Grossman is the flight mechanic on the MH-65 Dolphin and plays a critical role in search-and-rescue missions. The crew also includes a pilot, co-pilot and rescue swimmer and each has specific tasks to perform on search and rescue missions at sea. As flight mechanic, Grossman makes sure the aircraft is performing properly, monitors information from a computer on locations is missing or injured boaters and other critical functions. Once over a stranded or disable vessel or swimmer, he operates the boom and hoist that can raise an ill or injured victim in the water aboard the aircraft.

“There are four members on board and all of us are extra sets of eyes when we’re on a rescue mission,” he said. “We have on-board computers that track the original coordinates of the rescue call and chart the current and drift information so we can best locate victims in a wide open ocean.”

Grossman said the Coast Guard MH-65 Dolphin can encounter all sorts of problems while on a critical search and rescue mission.

“In the summer, as we fly low along the coast, we can encounter all sorts of stuff in the sky from banner planes to parasailers,” he said. “In the fall, migratory birds can cause a lot of problems as you can imagine. We have to look out for them because they can disable an aircraft. We also have to remember that they were here first.”

Grossman said the MH-65 Dolphin has an average flight time of about two-and-a-half hours before fuel and other considerations come into play. For that reason, the crew gathers as much information as possible while on the way to a mission.

“We operate in pretty tight windows sometimes, so we gather as much information as we can,” he said. “We try to find out how many victims, how long they have been lost and what potential medical conditions might be so we know what we’re up against when we get there.”

Grossman re-emphasized the importance of boaters filing a trip plan.

“About one third of our search and rescue missions are overdue vessels,” he said. “We can’t say it enough how important it is to let someone know your plan when you head out on the water. Let somebody know where you’re going and when you’re coming back. That is critical information when we’re looking for a little dot out on the ocean.”

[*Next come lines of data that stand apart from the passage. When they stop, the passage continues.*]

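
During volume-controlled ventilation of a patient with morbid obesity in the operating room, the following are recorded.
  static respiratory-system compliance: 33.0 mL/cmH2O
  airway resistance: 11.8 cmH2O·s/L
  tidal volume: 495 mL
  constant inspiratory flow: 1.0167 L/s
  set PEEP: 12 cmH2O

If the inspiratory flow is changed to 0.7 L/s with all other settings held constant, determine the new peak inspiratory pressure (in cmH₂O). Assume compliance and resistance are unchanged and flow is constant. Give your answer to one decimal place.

35.3

PIP = Vt/C + R·V̇ + PEEP (constant-flow equation of motion).
Only the resistive term changes: ΔPIP = R × ΔV̇ = 11.8 × (0.7 − 1.0167) = 11.8 × -0.3167 = -3.737 cmH2O.
Original PIP = 495/33.0 + 11.8×1.0167 + 12 = 38.997 cmH2O; new PIP = 38.997 + (-3.737) = 35.26 cmH2O.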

Grossman is stationed at Coast Guard Air Station Atlantic City, which covers a vast area of the mid-Atlantic region. He said he gets back to Ocean City from time to time and always marvels about how much it has changed and how much it is still the same.

“My first job when I was around 14 was as a bellhop at the Sahara,” he said. “It was the best job in life being around the hotel and the beach and Boardwalk. I always remember around 4 p.m. on Labor Day Monday, you could drive golf balls down Coastal Highway without hitting anything or anybody. That’s how seasonal it was when I was a kid.”